Extends Notice-Prejudice Rule to Voluntary Payments under Liability Policies, Finds “Other Insurance” Clauses Curb Double Damages Penalties and Leaves Pertinent Bad Faith Question Unanswered
The Colorado Court of Appeals entered an order on September 12, 2013, finding that an insured’s voluntary, pre-suit settlement of a claim without its insurer’s consent was subject to the “notice-prejudice rule.” Stresscon Corporation v. Travelers Property Casualty Company of America, 2013 COA 131. Nos. 11CA1239 & 11CA1582. Pursuant to that rule, there is a rebuttable presumption of prejudice to the insurer under such circumstances. If the insured introduces evidence to rebut the presumption of prejudice, the insurer is then required to present specific facts demonstrating prejudice in order to negate coverage. While Colorado courts have applied this notice-prejudice rule in the context of first-party uninsured motorist coverage and in situations where an insured provided untimely notice of a claim, this is the first time the rule has been applied to a liability policy where an insured violated a provision prohibiting it from making voluntary payments or settling a case without the carrier’s knowledge or authorization.
This development is not entirely surprising, given that Colorado courts have already imposed it under analogous circumstances. See Friedland v. Travelers Indemn. Co., 105 P.3d 639, 643 (Colo. 2005) (untimely notice under a liability policy); Lauric v. USAA Cas. Ins. Co., 209 P.3d 190,193 (Colo. Ct. App. 2009) (violation of a consent to settle clause under an uninsured motorist policy). Nevertheless, allowing an insured to overcome the presumption of prejudice for a pre-suit settlement of which a liability carrier had no knowledge broadens the rule. This is because settlement of a liability claim against an insured, unlike a settlement of an insured’s affirmative claims against a tortfeasor in the uninsured motorist arena, can impose indemnity obligations on carriers without their ability to assess risk and potential exposure. Indeed, carriers may now be concerned that an insured and a claimant will negotiate inflated settlements without the carrier’s knowledge, based solely on the claimant’s assessment of liability and calculation of damages because there is less risk that the carrier will ultimately be allowed to deny a claim based solely on the basis that it did not consent to the settlement.
Bad Faith Damages
Despite this development, which could potentially have an adverse impact on insurers, Stresscon also applied reasoning that restricts the bad faith damages insureds may recover under C.R.S. § 10-3-1116(1). This statute allows for an award of double damages if an insured proves its carrier’s denial or delay of the payment of insurance benefits was unreasonable. The court essentially eliminated these statutory double damages in situations where the applicable policies’ “other insurance” clauses limit recovery to the amount of the loss, even where there is a finding of unreasonable delay or denial.

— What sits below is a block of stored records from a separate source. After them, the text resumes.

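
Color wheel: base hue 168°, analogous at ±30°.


Base hue: 168°
Left analog: (168 - 30) mod 360 = 138°
Right analog: (168 + 30) mod 360 = 198°
Analogous hues = 138° and 198°


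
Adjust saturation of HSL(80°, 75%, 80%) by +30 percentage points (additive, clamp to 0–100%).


Original S = 75%
Adjustment = +30 percentage points
New S = 75 + (30) = 105
Clamp to [0, 100] → 100
= HSL(80°, 100%, 80%)


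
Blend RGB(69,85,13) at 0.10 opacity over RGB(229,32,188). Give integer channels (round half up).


C = α×F + (1-α)×B, with 1-α = 0.90
R: 0.10×69 + 0.90×229 = 6.90 + 206.10 = 213.00 → 213
G: 0.10×85 + 0.90×32 = 8.50 + 28.80 = 37.30 → 37
B: 0.10×13 + 0.90×188 = 1.30 + 169.20 = 170.50 → 171
= RGB(213, 37, 171)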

This new limitation may be a significant ruling for cases where an insured has already been made whole by other carriers, particularly in additional insured cases where a general contractor seeks to recover from its subcontractors’ policies on a joint and several basis. In the event the general contractor has already been made whole by its own or other carriers’ policies (and assuming the policies contain similar “other insurance” provisions), the covered loss is not doubled. For example, if an additional insured claims one carrier delayed payment of defense costs in the amount of $500,000, the additional insured would only be entitled to the $500,000 penalty, not $500,000 x 2. This analysis could have considerable impact on risk assessment, settlement negotiations and damages awards because plaintiffs’ lawyers have consistently used the threat of double damages to negotiate more lucrative settlements.
Another issue the Stresscon trial court had resolved in the insured’s favor was a finding that liability policies give rise to “first-party” policy rights such that liability carriers are subject to the double damages and attorney’s fees imposed by C.R.S. §§ 10-3-1115 and 1116 for an unreasonable withholding of policy benefits. A federal district court judge ruled to the contrary in New Salida Ditch Co. v. United Fire & Cas. Ins. Co., 2009 WL 5126498 (unpublished opinion). Due to these conflicting opinions and lack of a definitive interpretation of the statutes by a Colorado court, Travelers initially appealed the trial court’s conclusion that these statutes apply to liability policies. Obviously, the defense bar was eager to see how the state appellate court would resolve this question. Yet, Travelers withdrew its appeal of this issue. Thus, whether C.R.S. §§ 10-3-1115 and 1116 apply to liability policies has yet to be resolved by a Colorado appellate court.
On balance, the Stresscon decision provided both encouraging and troubling points for insurance carriers and insureds. Application of the notice-prejudice rule to settlements made in violation of a consent-to-settle clause may give insureds and claimants the incentive to enter into settlements that could prove costly to insurers. On the other hand, the court’s use of “other insurance” clauses as an offset against double damages diminishes the potential exposure and correlating bargaining power for overstated settlements of such claims. Of course, this decision is not the last word on these issues as we anticipate both sides will appeal them to the Colorado Supreme Court.